Uma infância boa é uma base para a vida

  • G |Tem uma coisa interessante no gosto das crianças que são as músicas que colam, os livros que elas mais gostam. Para os adultos fica difícil identificar precisamente porque uma música ou livro vira algo muito adorado por uma geração. Você já descobriu o que agrada as crianças, o que deixa elas apaixonadas por um livro ou música?

    RR |

    Eu não descobri mesmo. Só posso dizer que, como eu sou otimista, eu falo de coisas alegres e acho que as crianças gostam.
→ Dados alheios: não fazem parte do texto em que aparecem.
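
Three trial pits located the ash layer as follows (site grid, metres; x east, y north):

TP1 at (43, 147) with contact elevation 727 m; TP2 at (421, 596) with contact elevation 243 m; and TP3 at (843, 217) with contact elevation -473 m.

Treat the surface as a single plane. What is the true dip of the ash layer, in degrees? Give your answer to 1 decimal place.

56.8°

Two edge vectors: TP1→TP2 = (378, 449, -484), TP1→TP3 = (800, 70, -1200).
Normal n = (TP1→TP2) × (TP1→TP3) = (-504920, 66400, -332740).
So ∂z/∂x = −n_x/n_z = −1.51746 and ∂z/∂y = −n_y/n_z = 0.19956.
Gradient magnitude |∇z| = √(a² + b²) = √(2.30269 + 0.03982) = 1.53053.
True dip = arctan(1.53053) = 56.8°, dipping toward E (azimuth ≈ 097°).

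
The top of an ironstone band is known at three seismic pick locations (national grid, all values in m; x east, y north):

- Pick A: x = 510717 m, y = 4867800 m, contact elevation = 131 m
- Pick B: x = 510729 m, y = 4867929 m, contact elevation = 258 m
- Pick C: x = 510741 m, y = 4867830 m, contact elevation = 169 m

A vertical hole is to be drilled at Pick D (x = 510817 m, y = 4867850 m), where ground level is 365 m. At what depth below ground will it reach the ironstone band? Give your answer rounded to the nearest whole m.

Let the plane be z = a·x + b·y + c.
Pick B−Pick A: 12a + 129b = 127;  Pick C−Pick A: 24a + 30b = 38.
Solving gives a = 0.39912281, b = 0.94736842.
Then c = 131 − a·510717 − b·4867800 = −4815307.80.
At (510817, 4867850): z_contact = 203878.7 + 4611647.4 − 4815307.80 = 218.3 m.
Depth below ground = 365 − 218.3 = 147 m.

147 m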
  • G |E a senhora acha que teria produzido o que produziu se não tivesse tido uma filha e os netos? Teria sido capaz?

    RR |

    Não sei também dizer, é possível… Mas eles me fizeram muito feliz, sabe? Então eu acho que isso é importante para a gente produzir.
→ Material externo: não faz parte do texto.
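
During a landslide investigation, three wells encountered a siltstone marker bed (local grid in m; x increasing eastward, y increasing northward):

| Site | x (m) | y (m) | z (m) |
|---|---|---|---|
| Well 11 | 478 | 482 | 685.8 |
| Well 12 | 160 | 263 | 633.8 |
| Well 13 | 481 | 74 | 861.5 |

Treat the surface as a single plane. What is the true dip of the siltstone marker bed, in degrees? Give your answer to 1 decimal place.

32.1°

Let the plane be z = a·x + b·y + c.
Well 12−Well 11: −318a − 219b = −52;  Well 13−Well 11: 3a − 408b = 175.7.
Solving gives a = 0.45777, b = −0.42727.
Gradient magnitude |∇z| = √(a² + b²) = √(0.20956 + 0.18256) = 0.62619.
True dip = arctan(0.62619) = 32.1°, dipping toward NW (azimuth ≈ 313°).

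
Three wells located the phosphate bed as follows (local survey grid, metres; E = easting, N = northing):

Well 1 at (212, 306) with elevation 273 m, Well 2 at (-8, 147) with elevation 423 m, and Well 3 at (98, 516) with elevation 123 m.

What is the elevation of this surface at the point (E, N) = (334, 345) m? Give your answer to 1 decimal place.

Let the plane be z = a·E + b·N + c.
Well 2−Well 1: −220a − 159b = 150;  Well 3−Well 1: −114a + 210b = −150.
Solving gives a = −0.11893, b = −0.77885.
Then c = 273 − a·212 − b·306 = 536.54.
At (334, 345): z = −39.7 − 268.7 + 536.54 = 228.1 m.

228.1 m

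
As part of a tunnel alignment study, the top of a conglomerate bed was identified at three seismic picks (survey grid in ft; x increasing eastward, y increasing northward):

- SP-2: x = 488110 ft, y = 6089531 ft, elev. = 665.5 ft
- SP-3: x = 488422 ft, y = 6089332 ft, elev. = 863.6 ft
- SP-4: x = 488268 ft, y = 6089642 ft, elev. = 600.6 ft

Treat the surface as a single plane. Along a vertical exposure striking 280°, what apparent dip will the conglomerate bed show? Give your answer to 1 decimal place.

Two edge vectors: SP-2→SP-3 = (312, -199, 198.1), SP-2→SP-4 = (158, 111, -64.9).
Normal n = (SP-2→SP-3) × (SP-2→SP-4) = (-9074, 51548.6, 66074).
So ∂z/∂x = −n_x/n_z = 0.13733 and ∂z/∂y = −n_y/n_z = −0.78016.
Unit vector along 280° is (sin 280°, cos 280°) = (-0.9848, 0.1736).
Slope in that direction = a·(-0.9848) + b·(0.1736) = −0.27072.
Apparent dip = arctan|0.27072| = 15.1° (true dip is 38.4°, so apparent ≤ true as expected).

15.1°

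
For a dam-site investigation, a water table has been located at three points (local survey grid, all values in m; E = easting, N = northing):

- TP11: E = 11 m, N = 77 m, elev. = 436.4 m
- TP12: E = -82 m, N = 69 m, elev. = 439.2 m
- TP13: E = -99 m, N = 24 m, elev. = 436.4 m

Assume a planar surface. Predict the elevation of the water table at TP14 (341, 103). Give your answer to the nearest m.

426 m

Let the plane be z = a·E + b·N + c.
TP12−TP11: −93a − 8b = 2.8;  TP13−TP11: −110a − 53b = 0.
Solving gives a = −0.03665, b = 0.07607.
Then c = 436.4 − a·11 − b·77 = 430.95.
At (341, 103): z = −12.5 + 7.8 + 430.95 = 426.3 m.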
  • G |E como é possível chegar aos 92 anos de idade com uma vida bem vivida, tão produtiva e sempre tão conectada ao seu tempo?

    RR |

    Tive uma infância muito boa, pais maravilhosos.Tive aquele pai que não existe em livro de psicologia — livro de psicologia só conta sobre o pai ruim e a mãe ruim, pais que diminuem as meninas, isso eu não tive. Meu pai sempre foi democrático, era severo, sério, mas ele era justo e bom e ele gostava dos seus filhos todos. Eram pais maravilhosos. Uma infância boa é uma base para a vida. Eu tive também, por causa disso, ótimos irmãos. Eu tenho quatro irmãos e meu dou ainda muito bem com os quatro. Tenho ainda minha filha maravilhosa. Eu tive genros bons. O primeiro e o segundo genro, todos muito adoráveis, muito bons, muito amorosos. E os netos são umas flores. Meus netos são maravilhosos, maravilhosos. São rapazes, homens, um tem 25, outro tem 28. Bons, bons, simpáticos, bonitos, inteligentes, trabalhadores, são ótimos. Meus sobrinhos são ótimos. Quem tem uma família dessas… Ah, e eu ainda casei com um homem maravilhoso: eu casei com o amor da minha vida e eu era o amor da vida dele, o que é muito importante. Nós fomos muito felizes, nós nunca brigamos, fomos sempre amigos, sempre companheiros, sempre cúmplices, sempre chegados. Gostávamos de conversar, conversávamos, conversávamos, até ele morrer, conversávamos. Então, com uma família dessas, a gente só pode ser feliz.